Forti reazioni anche da parte del mondo della politica, in particolar modo del centrodestra“La libertà non si cancella per decreto”, ha commentato il leader della Lega Matteo Salvini, come riportato da “Il Tempo”. “Sul fatto che si debba passare per il Parlamento non si deve neanche specificare: per troppo tempo è stato consentito che Giuseppe Conte si muovesse indipendentemente dalle prerogative parlamentari”, ha sbottato anche Giorgia Meloni, come riferito da “Il Messaggero”.

Un giudizio critico anche da parte di + Europa: “Le parole contano e il messaggio che in Italia lo stato d’emergenza potrà durare fino a dicembre non poteva essere dato in modo peggiore: con arrogante superficialità“, ha dichiarato il segretario Benedetto Della Vedova. “Se Conte ritiene di non essere in grado di gestire la situazione ormai conosciuta con le procedure ordinarie della democrazia, deve prima spiegarne bene le ragioni al Parlamento e al paese”.

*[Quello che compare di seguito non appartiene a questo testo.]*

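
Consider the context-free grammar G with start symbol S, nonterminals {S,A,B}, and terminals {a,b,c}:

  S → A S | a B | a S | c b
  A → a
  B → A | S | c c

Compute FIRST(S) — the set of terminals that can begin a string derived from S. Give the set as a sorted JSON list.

FIRST iteration:
round 1:
  A via A→a: +{a}
  B via B→A: +{a}
  B via B→c c: +{c}
  S via S→A S: +{a}
  S via S→c b: +{c}
  FIRST(S)={a,c}  FIRST(A)={a}  FIRST(B)={a,c}
round 2: (stable)
  FIRST(S)={a,c}  FIRST(A)={a}  FIRST(B)={a,c}

FIRST(S) = ["a", "c"]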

Durissimo il commento di Roberto Calderoli (Lega). “Con l’emergenza Covid il Governo si è indebitamente appropriato di pieni poteri straordinari attribuibili, come previsto dall’articolo 78 della Costituzione, solo nello stato di guerra, stato che deve essere deliberato dalle Camere, quindi il Governo si è mosso fuori dal solco della carta costituzionale“, ha denunciato il vice presidente del Senato, come riportato da “Lapresse”. Secondo Calderoli i dpcm di Conte hanno inciso sui principi fondamentali, sui diritti presenti nella prima parte della Costituzione e sull’ordinamento della Repubblica. Le intenzioni, secondo il leghista, sono chiare: “Con questa scusa, volendo prolungare lo stato di emergenza, si vuole continuare su questa cattiva strada perché solo così Conte e la sua maggioranza sperano, o meglio si augurano, di tenere in vita un Governo in coma dépassé”.